Гид6 в усадьбе оказался очень хорошим, он долго водил нас по дому, а затем по усадебному парку, рассказывал обо всём подробно и очень увлекательно.
Но сильнее всего впечатлил нас в Изваре ёж.
Вся экскурсионная программа закончилась, под флюидами космистических картин в культурном центре «Извара 15» был съеден входивший в стоимость поездки обед. До отправления автобуса оставалось минут сорок, и мы с Ч. пошли ещё побродить по природному парку вокруг усадебного дома. И там встретили его. Небольшой зверёк лениво трусил через тропинку нам наперерез. Издалека мы приняли его за толстую крысу. Но подойдя ближе, поняли свою ошибку. Это был ёж. Он бежал откуда-то куда-то, семенил неторопливо, по-ежиному вразвалочку. В отличие от ежа-гиганта размером — безо всякого преувеличения — с маленького поросёнка, который повстречался нам однажды в Царскосельском парке на горе Парнас, этот был небольшой, размером — ну вот не больше крысы, с которой мы его поначалу и спутали.

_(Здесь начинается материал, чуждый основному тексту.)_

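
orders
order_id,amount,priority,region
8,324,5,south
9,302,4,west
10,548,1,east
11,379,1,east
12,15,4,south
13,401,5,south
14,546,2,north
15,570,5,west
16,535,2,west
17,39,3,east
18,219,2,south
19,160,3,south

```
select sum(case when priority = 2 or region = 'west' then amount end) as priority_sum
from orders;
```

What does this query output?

2172

order_id=8: ✗
order_id=9: ✓ → 302
order_id=10: ✗
order_id=11: ✗
order_id=12: ✗
order_id=13: ✗
order_id=14: ✓ → 546
order_id=15: ✓ → 570
order_id=16: ✓ → 535
order_id=17: ✗
order_id=18: ✓ → 219
order_id=19: ✗
priority_sum = 302 + 546 + 570 + 535 + 219 = 2172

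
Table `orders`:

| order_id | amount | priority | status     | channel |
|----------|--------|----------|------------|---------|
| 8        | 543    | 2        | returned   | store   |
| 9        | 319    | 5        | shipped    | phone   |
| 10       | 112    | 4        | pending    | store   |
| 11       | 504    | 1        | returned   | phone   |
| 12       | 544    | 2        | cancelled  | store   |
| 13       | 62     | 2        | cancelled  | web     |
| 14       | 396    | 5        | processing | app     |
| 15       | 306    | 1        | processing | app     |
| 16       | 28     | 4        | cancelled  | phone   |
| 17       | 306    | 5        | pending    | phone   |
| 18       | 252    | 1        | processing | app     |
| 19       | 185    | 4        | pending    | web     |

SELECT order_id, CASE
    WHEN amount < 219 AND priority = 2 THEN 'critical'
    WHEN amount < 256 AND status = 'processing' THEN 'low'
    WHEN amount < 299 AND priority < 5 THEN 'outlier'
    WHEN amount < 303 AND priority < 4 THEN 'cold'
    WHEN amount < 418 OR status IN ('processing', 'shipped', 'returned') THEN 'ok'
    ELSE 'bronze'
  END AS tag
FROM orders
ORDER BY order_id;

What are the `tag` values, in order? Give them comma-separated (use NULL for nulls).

ok, ok, outlier, ok, bronze, critical, ok, ok, outlier, ok, low, outlier

order_id=8: amount < 418 OR status IN ('processing', 'shipped', 'returned') → ok
order_id=9: amount < 418 OR status IN ('processing', 'shipped', 'returned') → ok
order_id=10: amount < 299 AND priority < 5 → outlier
order_id=11: amount < 418 OR status IN ('processing', 'shipped', 'returned') → ok
order_id=12: ELSE → bronze
order_id=13: amount < 219 AND priority = 2 → critical
order_id=14: amount < 418 OR status IN ('processing', 'shipped', 'returned') → ok
order_id=15: amount < 418 OR status IN ('processing', 'shipped', 'returned') → ok
order_id=16: amount < 299 AND priority < 5 → outlier
order_id=17: amount < 418 OR status IN ('processing', 'shipped', 'returned') → ok
order_id=18: amount < 256 AND status = 'processing' → low
order_id=19: amount < 299 AND priority < 5 → outlier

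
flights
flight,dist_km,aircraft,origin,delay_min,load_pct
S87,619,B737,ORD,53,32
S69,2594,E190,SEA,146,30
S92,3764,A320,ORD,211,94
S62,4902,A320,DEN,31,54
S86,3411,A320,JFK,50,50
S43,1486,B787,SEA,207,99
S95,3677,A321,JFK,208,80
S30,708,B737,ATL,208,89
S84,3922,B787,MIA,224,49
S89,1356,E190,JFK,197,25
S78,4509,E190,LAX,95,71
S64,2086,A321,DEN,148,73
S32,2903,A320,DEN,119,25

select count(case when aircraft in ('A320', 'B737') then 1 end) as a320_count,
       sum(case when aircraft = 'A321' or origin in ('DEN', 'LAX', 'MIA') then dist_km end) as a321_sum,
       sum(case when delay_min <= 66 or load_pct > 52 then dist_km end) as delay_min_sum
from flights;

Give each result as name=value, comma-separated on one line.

[a320_count: aircraft in ('A320', 'B737')]
flight=S87: ✓ → 1
flight=S69: ✗
flight=S92: ✓ → 1
flight=S62: ✓ → 1
flight=S86: ✓ → 1
flight=S43: ✗
flight=S95: ✗
flight=S30: ✓ → 1
flight=S84: ✗
flight=S89: ✗
flight=S78: ✗
flight=S64: ✗
flight=S32: ✓ → 1
a320_count = COUNT(1, 1, 1, 1, 1, 1) = 6
—
[a321_sum: aircraft = 'A321' or origin in ('DEN', 'LAX', 'MIA')]
flight=S87: ✗
flight=S69: ✗
flight=S92: ✗
flight=S62: ✓ → 4902
flight=S86: ✗
flight=S43: ✗
flight=S95: ✓ → 3677
flight=S30: ✗
flight=S84: ✓ → 3922
flight=S89: ✗
flight=S78: ✓ → 4509
flight=S64: ✓ → 2086
flight=S32: ✓ → 2903
a321_sum = 4902 + 3677 + 3922 + 4509 + 2086 + 2903 = 21999
—
[delay_min_sum: delay_min <= 66 or load_pct > 52]
flight=S87: ✓ → 619
flight=S69: ✗
flight=S92: ✓ → 3764
flight=S62: ✓ → 4902
flight=S86: ✓ → 3411
flight=S43: ✓ → 1486
flight=S95: ✓ → 3677
flight=S30: ✓ → 708
flight=S84: ✗
flight=S89: ✗
flight=S78: ✓ → 4509
flight=S64: ✓ → 2086
flight=S32: ✗
delay_min_sum = 619 + 3764 + 4902 + 3411 + 1486 + 3677 + 708 + 4509 + 2086 = 25162

a320_count=6, a321_sum=21999, delay_min_sum=25162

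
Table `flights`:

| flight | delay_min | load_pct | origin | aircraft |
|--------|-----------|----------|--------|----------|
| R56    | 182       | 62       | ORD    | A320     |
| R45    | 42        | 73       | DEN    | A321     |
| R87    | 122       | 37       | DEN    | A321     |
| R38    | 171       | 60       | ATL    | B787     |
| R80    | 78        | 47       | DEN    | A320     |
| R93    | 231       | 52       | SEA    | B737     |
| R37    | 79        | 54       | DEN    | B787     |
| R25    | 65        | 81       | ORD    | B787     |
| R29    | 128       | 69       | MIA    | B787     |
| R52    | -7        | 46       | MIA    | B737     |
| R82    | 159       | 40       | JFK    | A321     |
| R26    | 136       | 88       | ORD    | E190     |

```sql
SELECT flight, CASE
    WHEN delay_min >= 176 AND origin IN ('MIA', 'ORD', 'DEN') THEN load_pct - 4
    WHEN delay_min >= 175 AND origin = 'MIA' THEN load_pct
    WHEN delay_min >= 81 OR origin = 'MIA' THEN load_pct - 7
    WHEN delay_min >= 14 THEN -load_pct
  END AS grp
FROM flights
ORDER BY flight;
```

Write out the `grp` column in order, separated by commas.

flight=R25: delay_min >= 14 → -81
flight=R26: delay_min >= 81 OR origin = 'MIA' → 81
flight=R29: delay_min >= 81 OR origin = 'MIA' → 62
flight=R37: delay_min >= 14 → -54
flight=R38: delay_min >= 81 OR origin = 'MIA' → 53
flight=R45: delay_min >= 14 → -73
flight=R52: delay_min >= 81 OR origin = 'MIA' → 39
flight=R56: delay_min >= 176 AND origin IN ('MIA', 'ORD', 'DEN') → 58
flight=R80: delay_min >= 14 → -47
flight=R82: delay_min >= 81 OR origin = 'MIA' → 33
flight=R87: delay_min >= 81 OR origin = 'MIA' → 30
flight=R93: delay_min >= 81 OR origin = 'MIA' → 45

-81, 81, 62, -54, 53, -73, 39, 58, -47, 33, 30, 45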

Время от времени ёж останавливался и принимался чесаться. Чесался ёж подолгу, собственно, он больше чесался, чем бежал. И правильнее было бы, пожалуй, написать наоборот, что он — чесался, время от времени перебегая с места на место. Чесался ёж яростно, самозабвенно, на это было просто жутко смотреть! Я ещё ни разу не видел, чтобы живое существо чесалось до такой степени отчаянно и остервенело. А я в своей жизни повидал многое, например, видывал я чешущихся свиней. И самому мне доводилось в жизни в своей чесать: и свиней, и собак, и котов. Но ёж — эта, по меткому замечанию Пришвина, маленькая свинья — переплюнул всех зверей, полевых и не только полевых, когда-либо виденных и/или чёсанных мною.

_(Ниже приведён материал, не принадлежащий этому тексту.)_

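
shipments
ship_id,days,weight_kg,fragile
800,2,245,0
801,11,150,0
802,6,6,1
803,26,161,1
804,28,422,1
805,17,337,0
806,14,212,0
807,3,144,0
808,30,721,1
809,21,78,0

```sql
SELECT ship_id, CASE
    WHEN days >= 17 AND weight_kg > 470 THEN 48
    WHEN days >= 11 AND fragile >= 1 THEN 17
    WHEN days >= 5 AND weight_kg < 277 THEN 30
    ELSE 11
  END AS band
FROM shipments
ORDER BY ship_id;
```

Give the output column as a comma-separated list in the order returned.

ship_id=800: ELSE → 11
ship_id=801: days >= 5 AND weight_kg < 277 → 30
ship_id=802: days >= 5 AND weight_kg < 277 → 30
ship_id=803: days >= 11 AND fragile >= 1 → 17
ship_id=804: days >= 11 AND fragile >= 1 → 17
ship_id=805: ELSE → 11
ship_id=806: days >= 5 AND weight_kg < 277 → 30
ship_id=807: ELSE → 11
ship_id=808: days >= 17 AND weight_kg > 470 → 48
ship_id=809: days >= 5 AND weight_kg < 277 → 30

11, 30, 30, 17, 17, 11, 30, 11, 48, 30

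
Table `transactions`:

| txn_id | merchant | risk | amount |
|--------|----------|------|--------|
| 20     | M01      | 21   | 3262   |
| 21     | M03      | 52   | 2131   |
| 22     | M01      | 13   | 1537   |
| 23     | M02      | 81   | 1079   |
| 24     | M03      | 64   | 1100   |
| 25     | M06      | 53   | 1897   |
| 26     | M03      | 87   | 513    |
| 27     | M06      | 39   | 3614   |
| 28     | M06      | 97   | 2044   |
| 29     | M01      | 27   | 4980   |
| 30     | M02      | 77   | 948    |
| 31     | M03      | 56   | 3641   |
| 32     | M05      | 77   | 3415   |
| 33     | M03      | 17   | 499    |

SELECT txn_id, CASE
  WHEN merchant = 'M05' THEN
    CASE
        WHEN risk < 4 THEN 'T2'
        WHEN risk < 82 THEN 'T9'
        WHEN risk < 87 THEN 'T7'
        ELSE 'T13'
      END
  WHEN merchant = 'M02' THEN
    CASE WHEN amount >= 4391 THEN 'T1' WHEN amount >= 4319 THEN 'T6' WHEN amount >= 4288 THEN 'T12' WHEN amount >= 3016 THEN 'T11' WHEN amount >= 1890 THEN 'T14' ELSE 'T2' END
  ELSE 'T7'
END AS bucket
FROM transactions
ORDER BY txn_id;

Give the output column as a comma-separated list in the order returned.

txn_id=20: merchant='M01' → outer ELSE → T7
txn_id=21: merchant='M03' → outer ELSE → T7
txn_id=22: merchant='M01' → outer ELSE → T7
txn_id=23: merchant='M02' → inner[ELSE] → T2
txn_id=24: merchant='M03' → outer ELSE → T7
txn_id=25: merchant='M06' → outer ELSE → T7
txn_id=26: merchant='M03' → outer ELSE → T7
txn_id=27: merchant='M06' → outer ELSE → T7
txn_id=28: merchant='M06' → outer ELSE → T7
txn_id=29: merchant='M01' → outer ELSE → T7
txn_id=30: merchant='M02' → inner[ELSE] → T2
txn_id=31: merchant='M03' → outer ELSE → T7
txn_id=32: merchant='M05' → inner[risk < 82] → T9
txn_id=33: merchant='M03' → outer ELSE → T7

T7, T7, T7, T2, T7, T7, T7, T7, T7, T7, T2, T7, T9, T7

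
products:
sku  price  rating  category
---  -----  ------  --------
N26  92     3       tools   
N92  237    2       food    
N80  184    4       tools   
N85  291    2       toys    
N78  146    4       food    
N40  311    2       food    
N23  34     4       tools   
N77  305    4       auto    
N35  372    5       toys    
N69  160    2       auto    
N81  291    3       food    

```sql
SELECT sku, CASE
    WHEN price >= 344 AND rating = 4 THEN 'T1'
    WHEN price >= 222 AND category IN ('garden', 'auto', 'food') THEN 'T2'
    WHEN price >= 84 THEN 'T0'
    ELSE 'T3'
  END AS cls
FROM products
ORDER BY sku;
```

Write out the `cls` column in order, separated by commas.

T3, T0, T0, T2, T0, T2, T0, T0, T2, T0, T2

sku=N23: ELSE → T3
sku=N26: price >= 84 → T0
sku=N35: price >= 84 → T0
sku=N40: price >= 222 AND category IN ('garden', 'auto', 'food') → T2
sku=N69: price >= 84 → T0
sku=N77: price >= 222 AND category IN ('garden', 'auto', 'food') → T2
sku=N78: price >= 84 → T0
sku=N80: price >= 84 → T0
sku=N81: price >= 222 AND category IN ('garden', 'auto', 'food') → T2
sku=N85: price >= 84 → T0
sku=N92: price >= 222 AND category IN ('garden', 'auto', 'food') → T2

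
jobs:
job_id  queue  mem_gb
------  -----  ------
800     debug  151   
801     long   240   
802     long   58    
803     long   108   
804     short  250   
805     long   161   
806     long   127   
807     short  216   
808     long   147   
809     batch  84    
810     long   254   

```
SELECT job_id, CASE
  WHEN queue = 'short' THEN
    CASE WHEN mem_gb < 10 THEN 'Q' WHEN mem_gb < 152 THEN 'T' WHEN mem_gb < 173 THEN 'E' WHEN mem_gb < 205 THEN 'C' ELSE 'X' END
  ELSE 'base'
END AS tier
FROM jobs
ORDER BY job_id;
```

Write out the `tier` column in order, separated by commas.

job_id=800: queue='debug' → outer ELSE → base
job_id=801: queue='long' → outer ELSE → base
job_id=802: queue='long' → outer ELSE → base
job_id=803: queue='long' → outer ELSE → base
job_id=804: queue='short' → inner[ELSE] → X
job_id=805: queue='long' → outer ELSE → base
job_id=806: queue='long' → outer ELSE → base
job_id=807: queue='short' → inner[ELSE] → X
job_id=808: queue='long' → outer ELSE → base
job_id=809: queue='batch' → outer ELSE → base
job_id=810: queue='long' → outer ELSE → base

base, base, base, base, X, base, base, X, base, base, base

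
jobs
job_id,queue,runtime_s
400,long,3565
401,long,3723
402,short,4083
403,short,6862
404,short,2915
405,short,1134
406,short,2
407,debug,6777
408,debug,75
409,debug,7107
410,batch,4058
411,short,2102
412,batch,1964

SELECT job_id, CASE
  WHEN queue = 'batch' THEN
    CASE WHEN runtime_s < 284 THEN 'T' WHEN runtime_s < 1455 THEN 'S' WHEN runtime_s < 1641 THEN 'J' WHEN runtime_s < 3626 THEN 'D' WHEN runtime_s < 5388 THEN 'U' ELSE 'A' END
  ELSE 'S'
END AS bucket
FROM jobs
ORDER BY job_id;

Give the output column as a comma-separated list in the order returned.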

«Давай лучше держаться от него подальше, — сказал я Ч., — а то мало ли…» Впрочем, ёж, кажется, не обратил на нас никакого внимания. Он знай себе чесался. Он чесал себя всеми своими лапами, поочерёдно, то задними, как чешутся собаки или кошки, то передними, а иногда, кажется, и не поочерёдно, а — тремя и даже четырьмя лапами одновременно. Он заваливался при этом на спину и как-то вбок. Было тревожно это наблюдать, и в то же время трудно оторваться. Мы никак не решались просто так взять и уйти, бросив ежа на произвол его ежиной, нелёгкой, очевидно, судьбы, оставив его чесаться в одиночестве. Но и как-то помочь ежу мы не могли тоже, поскольку даже не знали, нужна ли ему помощь. Так прошло довольно много времени. Ёж чесался, а мы смотрели на него и взволнованно перешёптывались.

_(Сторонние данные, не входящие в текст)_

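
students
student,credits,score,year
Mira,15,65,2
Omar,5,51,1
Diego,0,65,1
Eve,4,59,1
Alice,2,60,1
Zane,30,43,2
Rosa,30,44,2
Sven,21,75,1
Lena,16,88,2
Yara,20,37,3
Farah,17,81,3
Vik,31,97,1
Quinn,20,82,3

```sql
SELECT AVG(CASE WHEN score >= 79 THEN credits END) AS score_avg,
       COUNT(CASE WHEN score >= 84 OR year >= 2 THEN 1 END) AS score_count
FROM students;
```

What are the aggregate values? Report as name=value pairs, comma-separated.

[score_avg: score >= 79]
student=Mira: ✗
student=Omar: ✗
student=Diego: ✗
student=Eve: ✗
student=Alice: ✗
student=Zane: ✗
student=Rosa: ✗
student=Sven: ✗
student=Lena: ✓ → 16
student=Yara: ✗
student=Farah: ✓ → 17
student=Vik: ✓ → 31
student=Quinn: ✓ → 20
score_avg = (16 + 17 + 31 + 20) / 4 = 21
—
[score_count: score >= 84 OR year >= 2]
student=Mira: ✓ → 1
student=Omar: ✗
student=Diego: ✗
student=Eve: ✗
student=Alice: ✗
student=Zane: ✓ → 1
student=Rosa: ✓ → 1
student=Sven: ✗
student=Lena: ✓ → 1
student=Yara: ✓ → 1
student=Farah: ✓ → 1
student=Vik: ✓ → 1
student=Quinn: ✓ → 1
score_count = COUNT(1, 1, 1, 1, 1, 1, 1, 1) = 8

score_avg=21, score_count=8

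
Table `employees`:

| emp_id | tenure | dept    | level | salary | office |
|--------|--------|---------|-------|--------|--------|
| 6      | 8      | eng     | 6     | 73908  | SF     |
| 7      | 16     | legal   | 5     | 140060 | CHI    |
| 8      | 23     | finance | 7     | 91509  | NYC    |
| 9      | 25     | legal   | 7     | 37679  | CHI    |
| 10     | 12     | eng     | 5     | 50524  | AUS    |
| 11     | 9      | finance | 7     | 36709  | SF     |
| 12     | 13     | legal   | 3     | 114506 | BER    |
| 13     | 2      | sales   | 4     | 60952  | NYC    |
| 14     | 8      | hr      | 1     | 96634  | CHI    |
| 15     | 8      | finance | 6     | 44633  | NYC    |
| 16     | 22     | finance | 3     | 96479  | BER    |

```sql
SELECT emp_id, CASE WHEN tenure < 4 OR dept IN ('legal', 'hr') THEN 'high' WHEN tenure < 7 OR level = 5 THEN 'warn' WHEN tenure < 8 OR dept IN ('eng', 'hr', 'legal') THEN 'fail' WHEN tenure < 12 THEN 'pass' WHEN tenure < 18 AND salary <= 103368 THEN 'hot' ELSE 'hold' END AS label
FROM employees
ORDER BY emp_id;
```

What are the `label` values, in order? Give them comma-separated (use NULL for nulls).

emp_id=6: tenure < 8 OR dept IN ('eng', 'hr', 'legal') → fail
emp_id=7: tenure < 4 OR dept IN ('legal', 'hr') → high
emp_id=8: ELSE → hold
emp_id=9: tenure < 4 OR dept IN ('legal', 'hr') → high
emp_id=10: tenure < 7 OR level = 5 → warn
emp_id=11: tenure < 12 → pass
emp_id=12: tenure < 4 OR dept IN ('legal', 'hr') → high
emp_id=13: tenure < 4 OR dept IN ('legal', 'hr') → high
emp_id=14: tenure < 4 OR dept IN ('legal', 'hr') → high
emp_id=15: tenure < 12 → pass
emp_id=16: ELSE → hold

fail, high, hold, high, warn, pass, high, high, high, pass, hold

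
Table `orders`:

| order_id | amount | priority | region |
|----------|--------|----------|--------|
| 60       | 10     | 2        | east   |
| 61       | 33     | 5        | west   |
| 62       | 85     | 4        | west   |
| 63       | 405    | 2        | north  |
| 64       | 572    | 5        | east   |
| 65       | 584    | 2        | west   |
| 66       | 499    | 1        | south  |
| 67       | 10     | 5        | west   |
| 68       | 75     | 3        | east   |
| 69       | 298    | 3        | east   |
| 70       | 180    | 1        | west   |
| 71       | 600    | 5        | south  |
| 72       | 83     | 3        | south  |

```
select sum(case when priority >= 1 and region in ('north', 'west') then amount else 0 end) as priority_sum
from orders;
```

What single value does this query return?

1297

order_id=60: ✗
order_id=61: ✓ → 33
order_id=62: ✓ → 85
order_id=63: ✓ → 405
order_id=64: ✗
order_id=65: ✓ → 584
order_id=66: ✗
order_id=67: ✓ → 10
order_id=68: ✗
order_id=69: ✗
order_id=70: ✓ → 180
order_id=71: ✗
order_id=72: ✗
priority_sum = 33 + 85 + 405 + 584 + 10 + 180 = 1297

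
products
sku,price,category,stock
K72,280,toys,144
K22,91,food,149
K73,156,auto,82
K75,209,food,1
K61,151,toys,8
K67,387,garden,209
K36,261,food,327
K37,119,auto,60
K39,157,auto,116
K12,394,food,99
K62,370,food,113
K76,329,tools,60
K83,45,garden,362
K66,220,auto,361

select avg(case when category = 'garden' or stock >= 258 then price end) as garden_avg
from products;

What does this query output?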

Пришвин — судя по его рассказу, откуда я взял эпиграф к этому своему — встречая в лесу ежей, запинывал их в воду. Нашего ежа, возможно, тоже неплохо было бы окунуть в воду. Купание ему, вероятно, не повредило бы. Тут вспоминается — и мы, конечно же, его вспомнили — анекдот про ёжика, который спрашивал, к чему чешется то одна, то другая часть тела, и ему в ответ пророчили множество разных событий, в конце же концов посоветовали помыться. Но водоёмы — исток Изварки и озеро Глухое — находились довольно далеко от того места, где сидел и чесался ёж. У нас же, в отличие от Пришвина, не было ни шляп, ни других каких-либо головных уборов, ничего вообще, пригодного для переноски ежей. И мы только смотрели, не в силах ничем помочь ежу, который всё чесался, видимо, не в силах остановиться. Он чесался в буквальном смысле этого слова зверски и — как-то, что ли, обречённо.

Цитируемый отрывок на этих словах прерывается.